Ryan: I thought it was toilet paper. What have I been testing at home, then? [Laughs.]
Lowry: With the toilet-bowl cleaner, for a long time, we have struggled to make it work as well as the toxic, phosphoric-[acid], sulfuric-acid toilet-bowl cleaners. But we have now found a technology that will allow us to do that, so we’re very close on that product. [Ed. note: their Lil’ Bowl Blu nontoxic toilet cleaner launches this month.]
Ryan: We like to do what we call “two revolutions a year” — which are big, revolutionary products. O-mop, [a microfiber-cloth floor mop], is one from [last] year; the other one is the “bloq line” of personal-care products. For 2008, we’ve got a couple of “revolutions” lined up that are really cool — we can’t let the cat out of the bag right now, but they will be in two new categories where it’s ripe for revolution. Beyond that, it’s classified, and I’d have to kill you …
Tell me about the decision to sell your products in mainstream stores.
Lowry: If you want to use your business to create change, you need to create change where the change is needed — and that is with people who are unaware of even the fact that we have these issues, or even worse, they’re people who have decided that the trade-off that they’ve been told they must make in order to live a green or a healthy lifestyle isn’t worth it. We’re trying to show people that if they had a misperception that green had to cost a lot of money or green had to be difficult or green had to be penance-oriented or–
Ryan: Can’t come in bright colors —
Lowry: Right, then that’s wrong. And it’s not only wrong with our stuff, which helps maintain your home, but also that assumption is wrong with the way that you decorate, the foods that we eat, the experiences that we have — so top-to-bottom in the home. You can do it, and it’s actually really easy. Because if it’s not easy, people aren’t going to do it.

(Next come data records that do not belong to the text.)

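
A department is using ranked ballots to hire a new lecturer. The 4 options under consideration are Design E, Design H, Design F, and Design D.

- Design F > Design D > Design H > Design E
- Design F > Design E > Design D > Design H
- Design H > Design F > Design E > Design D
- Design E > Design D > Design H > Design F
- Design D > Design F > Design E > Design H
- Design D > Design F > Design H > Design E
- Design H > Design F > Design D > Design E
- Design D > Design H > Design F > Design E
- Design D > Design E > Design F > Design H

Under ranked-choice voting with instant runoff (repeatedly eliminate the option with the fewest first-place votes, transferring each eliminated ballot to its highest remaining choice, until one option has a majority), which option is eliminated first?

Round 1: Design D 4, Design H 2, Design F 2, Design E 1. Design E has the fewest and is eliminated.
Round 2: Design D 5, Design H 2, Design F 2. Design D has a majority.

Design E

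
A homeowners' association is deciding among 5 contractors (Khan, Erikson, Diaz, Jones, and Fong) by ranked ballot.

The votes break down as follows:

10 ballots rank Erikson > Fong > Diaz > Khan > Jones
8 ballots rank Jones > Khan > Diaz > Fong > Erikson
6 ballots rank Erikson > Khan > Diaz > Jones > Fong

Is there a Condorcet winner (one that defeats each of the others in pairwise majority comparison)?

Yes

Head-to-head results (24 voters total):
Khan vs Erikson: Erikson wins 16–8.
Khan vs Diaz: Khan wins 14–10.
Khan vs Jones: Khan wins 16–8.
Khan vs Fong: Khan wins 14–10.
Erikson vs Diaz: Erikson wins 16–8.
Erikson vs Jones: Erikson wins 16–8.
Erikson vs Fong: Erikson wins 16–8.
Diaz vs Jones: Diaz wins 16–8.
Diaz vs Fong: Diaz wins 14–10.
Jones vs Fong: Jones wins 14–10.
Erikson beats each rival — Khan (16–8), Diaz (16–8), Jones (16–8), Fong (16–8) — so Erikson is the Condorcet winner.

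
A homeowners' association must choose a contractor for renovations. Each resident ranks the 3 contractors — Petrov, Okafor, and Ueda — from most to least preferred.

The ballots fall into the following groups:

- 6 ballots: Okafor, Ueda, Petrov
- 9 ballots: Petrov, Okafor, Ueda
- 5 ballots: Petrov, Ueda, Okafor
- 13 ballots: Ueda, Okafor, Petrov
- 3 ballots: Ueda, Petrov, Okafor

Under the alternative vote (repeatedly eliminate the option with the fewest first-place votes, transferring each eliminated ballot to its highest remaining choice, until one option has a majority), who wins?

Round 1: Ueda 16, Petrov 14, Okafor 6. Okafor has the fewest and is eliminated.
Round 2: Ueda 22, Petrov 14. Ueda has a majority.

Ueda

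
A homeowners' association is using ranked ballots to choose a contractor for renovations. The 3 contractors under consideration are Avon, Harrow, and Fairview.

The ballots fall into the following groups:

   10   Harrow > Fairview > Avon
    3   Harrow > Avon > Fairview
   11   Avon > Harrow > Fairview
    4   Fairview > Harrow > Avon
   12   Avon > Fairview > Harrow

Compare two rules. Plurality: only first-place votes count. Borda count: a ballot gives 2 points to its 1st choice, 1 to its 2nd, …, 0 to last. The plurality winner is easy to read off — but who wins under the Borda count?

Avon

Plurality first-place counts: Avon 23, Harrow 13, Fairview 4 → Avon.
Borda totals: Avon 49, Harrow 41, Fairview 30 → Avon.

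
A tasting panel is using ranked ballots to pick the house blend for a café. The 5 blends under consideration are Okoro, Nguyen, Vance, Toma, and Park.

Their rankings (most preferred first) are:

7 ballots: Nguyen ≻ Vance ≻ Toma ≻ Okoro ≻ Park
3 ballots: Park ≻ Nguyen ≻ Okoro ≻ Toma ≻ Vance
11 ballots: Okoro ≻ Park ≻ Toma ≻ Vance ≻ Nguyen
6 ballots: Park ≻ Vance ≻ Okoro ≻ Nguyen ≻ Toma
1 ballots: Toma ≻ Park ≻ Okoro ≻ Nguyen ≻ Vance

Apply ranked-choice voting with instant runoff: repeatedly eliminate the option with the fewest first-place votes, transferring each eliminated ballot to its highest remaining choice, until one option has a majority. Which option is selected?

Round 1: Okoro 11, Park 9, Nguyen 7, Toma 1, Vance 0. Vance has the fewest and is eliminated.
Round 2: Okoro 11, Park 9, Nguyen 7, Toma 1. Toma has the fewest and is eliminated.
Round 3: Okoro 11, Park 10, Nguyen 7. Nguyen has the fewest and is eliminated.
Round 4: Okoro 18, Park 10. Okoro has a majority.

Okoro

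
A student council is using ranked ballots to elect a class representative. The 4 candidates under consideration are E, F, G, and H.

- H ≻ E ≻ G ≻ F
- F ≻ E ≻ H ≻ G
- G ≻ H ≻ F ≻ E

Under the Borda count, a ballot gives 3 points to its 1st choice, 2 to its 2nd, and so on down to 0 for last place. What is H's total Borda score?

6

Borda scores:
  E: 2 + 2 + 0 = 4
  F: 0 + 3 + 1 = 4
  G: 1 + 0 + 3 = 4
  H: 3 + 1 + 2 = 6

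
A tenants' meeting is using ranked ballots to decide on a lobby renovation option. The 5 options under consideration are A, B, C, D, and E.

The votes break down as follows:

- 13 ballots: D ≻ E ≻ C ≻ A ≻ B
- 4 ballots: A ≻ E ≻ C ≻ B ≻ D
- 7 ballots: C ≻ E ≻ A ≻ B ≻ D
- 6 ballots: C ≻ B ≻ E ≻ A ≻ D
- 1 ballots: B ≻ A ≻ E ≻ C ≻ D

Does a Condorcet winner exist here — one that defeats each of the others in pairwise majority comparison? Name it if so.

Head-to-head results (31 voters total):
A vs B: A wins 24–7.
A vs C: C wins 26–5.
A vs D: A wins 18–13.
A vs E: E wins 26–5.
B vs C: C wins 30–1.
B vs D: B wins 18–13.
B vs E: E wins 24–7.
C vs D: C wins 18–13.
C vs E: E wins 18–13.
D vs E: E wins 18–13.
E beats each rival — A (26–5), B (24–7), C (18–13), D (18–13) — so E is the Condorcet winner.

E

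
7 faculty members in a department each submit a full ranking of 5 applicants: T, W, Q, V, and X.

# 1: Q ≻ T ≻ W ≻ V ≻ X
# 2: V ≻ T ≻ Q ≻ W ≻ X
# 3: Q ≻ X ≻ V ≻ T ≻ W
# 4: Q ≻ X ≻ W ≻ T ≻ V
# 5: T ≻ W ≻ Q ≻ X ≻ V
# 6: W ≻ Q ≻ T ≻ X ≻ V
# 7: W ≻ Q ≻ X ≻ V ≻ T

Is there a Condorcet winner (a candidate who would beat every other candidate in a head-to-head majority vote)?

Yes

Head-to-head results (7 voters total):
T vs W: T wins 4–3.
T vs Q: Q wins 5–2.
T vs V: T wins 4–3.
T vs X: T wins 4–3.
W vs Q: Q wins 4–3.
W vs V: W wins 5–2.
W vs X: W wins 5–2.
Q vs V: Q wins 6–1.
Q vs X: Q wins 7–0.
V vs X: X wins 5–2.
Q beats each rival — T (5–2), W (4–3), V (6–1), X (7–0) — so Q is the Condorcet winner.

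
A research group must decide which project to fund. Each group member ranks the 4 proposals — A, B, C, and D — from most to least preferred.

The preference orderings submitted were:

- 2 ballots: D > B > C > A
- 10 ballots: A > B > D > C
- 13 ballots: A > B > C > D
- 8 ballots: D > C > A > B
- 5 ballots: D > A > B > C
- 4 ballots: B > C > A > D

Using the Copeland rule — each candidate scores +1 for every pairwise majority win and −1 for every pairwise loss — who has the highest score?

A

Pairwise results:
  A vs B: A wins 36–6.
  A vs C: A wins 28–14.
  A vs D: A wins 27–15.
  B vs C: B wins 34–8.
  B vs D: B wins 27–15.
  C vs D: D wins 25–17.
Copeland scores (wins − losses):
  A: 3 − 0 = 3
  B: 2 − 1 = 1
  C: 0 − 3 = -3
  D: 1 − 2 = -1
A has the best Copeland score.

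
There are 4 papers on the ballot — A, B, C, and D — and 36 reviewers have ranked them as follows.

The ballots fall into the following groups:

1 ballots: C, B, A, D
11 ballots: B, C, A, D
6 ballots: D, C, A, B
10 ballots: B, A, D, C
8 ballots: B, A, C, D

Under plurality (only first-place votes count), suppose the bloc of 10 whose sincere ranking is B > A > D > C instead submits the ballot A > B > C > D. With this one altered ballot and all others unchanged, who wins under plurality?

B

First-place totals with the altered ballot: A 10, B 19, C 1, D 6.
The winner is unchanged: still B.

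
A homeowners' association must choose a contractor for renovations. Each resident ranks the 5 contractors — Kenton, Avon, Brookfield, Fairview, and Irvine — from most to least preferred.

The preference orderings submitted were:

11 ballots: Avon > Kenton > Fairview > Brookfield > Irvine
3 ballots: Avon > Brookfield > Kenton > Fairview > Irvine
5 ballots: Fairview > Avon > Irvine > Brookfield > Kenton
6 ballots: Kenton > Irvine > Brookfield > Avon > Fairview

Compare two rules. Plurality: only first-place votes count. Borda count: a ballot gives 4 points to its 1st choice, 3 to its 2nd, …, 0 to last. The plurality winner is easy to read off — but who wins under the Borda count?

Plurality first-place counts: Kenton 6, Avon 14, Brookfield 0, Fairview 5, Irvine 0 → Avon.
Borda totals: Kenton 63, Avon 77, Brookfield 37, Fairview 45, Irvine 28 → Avon.

Avon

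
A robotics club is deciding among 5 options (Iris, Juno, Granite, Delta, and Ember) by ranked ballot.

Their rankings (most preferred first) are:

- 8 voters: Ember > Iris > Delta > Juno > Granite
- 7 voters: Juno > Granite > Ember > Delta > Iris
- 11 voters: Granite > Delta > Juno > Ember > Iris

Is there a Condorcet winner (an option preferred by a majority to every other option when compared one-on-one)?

No

Head-to-head results (26 voters total):
Iris vs Juno: Juno wins 18–8.
Iris vs Granite: Granite wins 18–8.
Iris vs Delta: Delta wins 18–8.
Iris vs Ember: Ember wins 26–0.
Juno vs Granite: Juno wins 15–11.
Juno vs Delta: Delta wins 19–7.
Juno vs Ember: Juno wins 18–8.
Granite vs Delta: Granite wins 18–8.
Granite vs Ember: Granite wins 18–8.
Delta vs Ember: Ember wins 15–11.
No candidate beats all others: Juno beats Granite beats Delta beats Juno, a majority cycle.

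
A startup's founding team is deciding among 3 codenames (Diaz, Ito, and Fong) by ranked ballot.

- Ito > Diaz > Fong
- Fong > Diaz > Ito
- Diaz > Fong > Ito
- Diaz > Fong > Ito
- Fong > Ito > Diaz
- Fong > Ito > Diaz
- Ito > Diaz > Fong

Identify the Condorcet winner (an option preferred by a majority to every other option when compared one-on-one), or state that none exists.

Head-to-head results (7 voters total):
Diaz vs Ito: Ito wins 4–3.
Diaz vs Fong: Diaz wins 4–3.
Ito vs Fong: Fong wins 5–2.
No candidate beats all others: Diaz beats Fong beats Ito beats Diaz, a majority cycle.

There is no Condorcet winner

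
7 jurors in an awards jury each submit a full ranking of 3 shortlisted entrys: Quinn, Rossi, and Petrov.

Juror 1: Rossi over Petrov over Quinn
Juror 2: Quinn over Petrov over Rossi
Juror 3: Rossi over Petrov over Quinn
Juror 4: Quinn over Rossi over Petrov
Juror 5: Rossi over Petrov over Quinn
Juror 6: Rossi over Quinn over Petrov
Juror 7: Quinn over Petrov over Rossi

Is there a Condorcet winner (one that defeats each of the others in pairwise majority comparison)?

Yes

Head-to-head results (7 voters total):
Quinn vs Rossi: Rossi wins 4–3.
Quinn vs Petrov: Quinn wins 4–3.
Rossi vs Petrov: Rossi wins 5–2.
Rossi beats each rival — Quinn (4–3), Petrov (5–2) — so Rossi is the Condorcet winner.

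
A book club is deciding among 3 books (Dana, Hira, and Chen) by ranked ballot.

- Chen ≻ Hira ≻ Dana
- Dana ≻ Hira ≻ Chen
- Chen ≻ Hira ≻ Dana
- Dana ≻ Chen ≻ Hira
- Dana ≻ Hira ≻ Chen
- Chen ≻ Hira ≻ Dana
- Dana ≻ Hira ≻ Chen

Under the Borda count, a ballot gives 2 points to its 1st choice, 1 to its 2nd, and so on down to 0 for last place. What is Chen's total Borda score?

7

Borda scores:
  Dana: 0 + 2 + 0 + 2 + 2 + 0 + 2 = 8
  Hira: 1 + 1 + 1 + 0 + 1 + 1 + 1 = 6
  Chen: 2 + 0 + 2 + 1 + 0 + 2 + 0 = 7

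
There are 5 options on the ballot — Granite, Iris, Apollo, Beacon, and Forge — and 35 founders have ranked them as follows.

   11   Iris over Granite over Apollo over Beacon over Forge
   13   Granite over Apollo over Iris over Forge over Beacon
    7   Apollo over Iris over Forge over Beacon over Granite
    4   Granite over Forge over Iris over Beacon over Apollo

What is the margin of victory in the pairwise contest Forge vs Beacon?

13

Ballots ranking Forge above Beacon: 13+7+4 = 24.
Ballots ranking Beacon above Forge: 11.
Forge wins 24–11, a margin of 13.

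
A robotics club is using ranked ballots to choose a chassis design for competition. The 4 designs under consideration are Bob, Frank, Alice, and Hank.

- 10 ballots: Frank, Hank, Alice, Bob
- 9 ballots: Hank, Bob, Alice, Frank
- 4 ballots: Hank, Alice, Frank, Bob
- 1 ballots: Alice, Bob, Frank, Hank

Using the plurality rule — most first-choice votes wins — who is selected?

Hank

First-place vote totals:
  Bob: 0
  Frank: 10
  Alice: 1
  Hank: 13
Hank has the most first-place votes.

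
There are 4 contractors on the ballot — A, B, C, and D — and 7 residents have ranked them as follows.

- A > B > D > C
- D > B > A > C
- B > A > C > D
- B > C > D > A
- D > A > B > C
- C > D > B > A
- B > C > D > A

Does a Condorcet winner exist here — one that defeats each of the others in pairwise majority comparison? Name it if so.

B

Head-to-head results (7 voters total):
A vs B: B wins 5–2.
A vs C: A wins 4–3.
A vs D: D wins 5–2.
B vs C: B wins 6–1.
B vs D: B wins 4–3.
C vs D: C wins 4–3.
B beats each rival — A (5–2), C (6–1), D (4–3) — so B is the Condorcet winner.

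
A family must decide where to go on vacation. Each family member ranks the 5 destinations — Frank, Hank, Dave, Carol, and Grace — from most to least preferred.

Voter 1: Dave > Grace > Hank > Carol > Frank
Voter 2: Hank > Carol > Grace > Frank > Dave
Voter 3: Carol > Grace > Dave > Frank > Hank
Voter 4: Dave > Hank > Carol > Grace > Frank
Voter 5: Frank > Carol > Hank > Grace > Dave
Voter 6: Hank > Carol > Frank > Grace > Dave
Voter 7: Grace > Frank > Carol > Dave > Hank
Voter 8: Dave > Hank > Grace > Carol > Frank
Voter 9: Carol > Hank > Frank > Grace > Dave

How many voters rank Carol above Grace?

Ballots ranking Carol above Grace: 6.
Ballots ranking Grace above Carol: 3.
So 6 of 9 voters prefer Carol to Grace.

6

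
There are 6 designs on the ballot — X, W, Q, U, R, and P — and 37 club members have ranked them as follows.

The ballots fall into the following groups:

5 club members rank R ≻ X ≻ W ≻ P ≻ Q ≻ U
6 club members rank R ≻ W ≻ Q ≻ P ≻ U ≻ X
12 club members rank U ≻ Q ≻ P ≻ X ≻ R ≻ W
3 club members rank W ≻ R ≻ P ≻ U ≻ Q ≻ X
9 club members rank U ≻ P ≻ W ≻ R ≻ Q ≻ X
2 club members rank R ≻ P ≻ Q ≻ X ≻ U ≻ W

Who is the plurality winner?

U

First-place vote totals:
  X: 0
  W: 3
  Q: 0
  U: 21
  R: 13
  P: 0
U has the most first-place votes.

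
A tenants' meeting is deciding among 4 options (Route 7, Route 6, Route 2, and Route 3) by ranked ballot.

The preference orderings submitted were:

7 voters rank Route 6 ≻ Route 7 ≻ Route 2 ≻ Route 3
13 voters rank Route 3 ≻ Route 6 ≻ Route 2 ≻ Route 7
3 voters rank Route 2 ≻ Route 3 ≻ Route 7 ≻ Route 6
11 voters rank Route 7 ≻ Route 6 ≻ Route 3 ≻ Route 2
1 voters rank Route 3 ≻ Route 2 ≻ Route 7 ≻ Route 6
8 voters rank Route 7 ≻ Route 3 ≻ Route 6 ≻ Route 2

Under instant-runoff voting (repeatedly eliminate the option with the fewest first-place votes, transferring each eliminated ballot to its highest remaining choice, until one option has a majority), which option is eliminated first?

Round 1: Route 7 19, Route 3 14, Route 6 7, Route 2 3. Route 2 has the fewest and is eliminated.
Round 2: Route 7 19, Route 3 17, Route 6 7. Route 6 has the fewest and is eliminated.
Round 3: Route 7 26, Route 3 17. Route 7 has a majority.

Route 2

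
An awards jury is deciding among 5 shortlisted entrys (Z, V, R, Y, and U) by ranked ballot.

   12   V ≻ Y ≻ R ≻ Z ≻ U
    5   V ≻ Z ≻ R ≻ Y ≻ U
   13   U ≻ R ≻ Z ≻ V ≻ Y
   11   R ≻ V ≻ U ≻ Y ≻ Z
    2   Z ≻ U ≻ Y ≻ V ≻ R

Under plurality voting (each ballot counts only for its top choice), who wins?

First-place vote totals:
  Z: 2
  V: 17
  R: 11
  Y: 0
  U: 13
V has the most first-place votes.

V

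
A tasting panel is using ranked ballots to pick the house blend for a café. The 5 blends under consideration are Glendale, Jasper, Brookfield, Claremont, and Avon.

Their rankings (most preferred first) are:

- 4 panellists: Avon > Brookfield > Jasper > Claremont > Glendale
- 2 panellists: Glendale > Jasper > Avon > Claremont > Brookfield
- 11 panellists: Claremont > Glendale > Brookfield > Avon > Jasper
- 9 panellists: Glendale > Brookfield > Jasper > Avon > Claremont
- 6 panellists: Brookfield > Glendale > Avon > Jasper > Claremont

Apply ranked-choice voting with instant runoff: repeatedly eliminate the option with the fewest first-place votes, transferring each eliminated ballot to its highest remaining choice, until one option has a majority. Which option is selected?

Round 1: Glendale 11, Claremont 11, Brookfield 6, Avon 4, Jasper 0. Jasper has the fewest and is eliminated.
Round 2: Glendale 11, Claremont 11, Brookfield 6, Avon 4. Avon has the fewest and is eliminated.
Round 3: Glendale 11, Claremont 11, Brookfield 10. Brookfield has the fewest and is eliminated.
Round 4: Glendale 17, Claremont 15. Glendale has a majority.

Glendale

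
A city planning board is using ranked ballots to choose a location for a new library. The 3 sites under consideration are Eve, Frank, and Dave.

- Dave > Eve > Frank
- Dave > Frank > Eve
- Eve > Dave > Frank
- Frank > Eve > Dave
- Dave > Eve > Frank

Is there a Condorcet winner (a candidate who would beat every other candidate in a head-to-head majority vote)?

Yes

Head-to-head results (5 voters total):
Eve vs Frank: Eve wins 3–2.
Eve vs Dave: Dave wins 3–2.
Frank vs Dave: Dave wins 4–1.
Dave beats each rival — Eve (3–2), Frank (4–1) — so Dave is the Condorcet winner.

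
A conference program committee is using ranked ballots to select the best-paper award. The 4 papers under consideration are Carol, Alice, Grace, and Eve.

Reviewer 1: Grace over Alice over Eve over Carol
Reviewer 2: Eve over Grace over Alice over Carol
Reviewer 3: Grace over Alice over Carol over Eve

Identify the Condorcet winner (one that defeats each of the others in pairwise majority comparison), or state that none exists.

Grace

Head-to-head results (3 voters total):
Carol vs Alice: Alice wins 3–0.
Carol vs Grace: Grace wins 3–0.
Carol vs Eve: Eve wins 2–1.
Alice vs Grace: Grace wins 3–0.
Alice vs Eve: Alice wins 2–1.
Grace vs Eve: Grace wins 2–1.
Grace beats each rival — Carol (3–0), Alice (3–0), Eve (2–1) — so Grace is the Condorcet winner.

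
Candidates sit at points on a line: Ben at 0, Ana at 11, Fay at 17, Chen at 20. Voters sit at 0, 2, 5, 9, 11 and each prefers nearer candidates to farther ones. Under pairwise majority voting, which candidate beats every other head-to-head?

With single-peaked preferences on a line, the Condorcet winner is the candidate closest to the median voter.
The median voter (position 5) is closest to Ben at 0.
Check: Ben vs Chen — voters closer to Ben: 4 of 5.

Ben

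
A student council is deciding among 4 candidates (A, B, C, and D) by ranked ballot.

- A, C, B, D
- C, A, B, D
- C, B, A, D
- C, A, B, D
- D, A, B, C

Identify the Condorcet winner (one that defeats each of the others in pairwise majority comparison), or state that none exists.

Head-to-head results (5 voters total):
A vs B: A wins 4–1.
A vs C: C wins 3–2.
A vs D: A wins 4–1.
B vs C: C wins 4–1.
B vs D: B wins 4–1.
C vs D: C wins 4–1.
C beats each rival — A (3–2), B (4–1), D (4–1) — so C is the Condorcet winner.

C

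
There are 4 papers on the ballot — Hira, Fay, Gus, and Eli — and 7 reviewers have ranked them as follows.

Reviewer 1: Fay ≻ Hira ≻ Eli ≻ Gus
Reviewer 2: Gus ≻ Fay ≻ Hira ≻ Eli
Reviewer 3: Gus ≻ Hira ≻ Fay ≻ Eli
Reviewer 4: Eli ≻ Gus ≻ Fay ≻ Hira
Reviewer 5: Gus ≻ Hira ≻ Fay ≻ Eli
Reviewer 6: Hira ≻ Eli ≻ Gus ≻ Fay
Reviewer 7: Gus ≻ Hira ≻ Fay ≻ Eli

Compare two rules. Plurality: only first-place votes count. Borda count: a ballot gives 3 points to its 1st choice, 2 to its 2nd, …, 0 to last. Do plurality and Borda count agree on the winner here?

Yes

Plurality first-place counts: Hira 1, Fay 1, Gus 4, Eli 1 → Gus.
Borda totals: Hira 12, Fay 9, Gus 15, Eli 6 → Gus.
The two rules agree on Gus.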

Ryan: Plus, these retailers really got behind us and helped us push that change. Target was a great partner in that and Costco’s been a fantastic partner … We didn’t want to go try to steal share from the other natural cleaners; we wanted to go where there were no natural cleaners at that time.
Lowry: One of the things that I think we’re really proud of … is [how] the success that we’ve had in bringing green- and health-focused products to the mass market [has] actually changed the market much bigger than our own footprint.
In 2004, we launched the first triple-concentrated laundry detergent into the mass market that was successful, and we did that on a national basis. Wal-Mart saw that; we talked to them about the benefits of triple-concentrated laundry detergents, and they started pressuring their manufacturers into it.
… [B]asically, the entire laundry category has changed because Method paved the way and showed that there was an innovation that could be done here that was better for the consumer because you’re not carrying this giant jug of stuff around, it was better for the environment because you’re not wasting as much, and it was better for the washing machine and for your wallet — and it was really just a simple design solution.
Speaking of Wal-Mart, have you ever been accused of greenwashing?
Lowry: I’m sure that there’ll be more criticism as we get bigger … I can even anticipate what some of those things might potentially be. But our philosophy … is about progress, not perfection; it’s about moving that ball down the field one innovation at a time.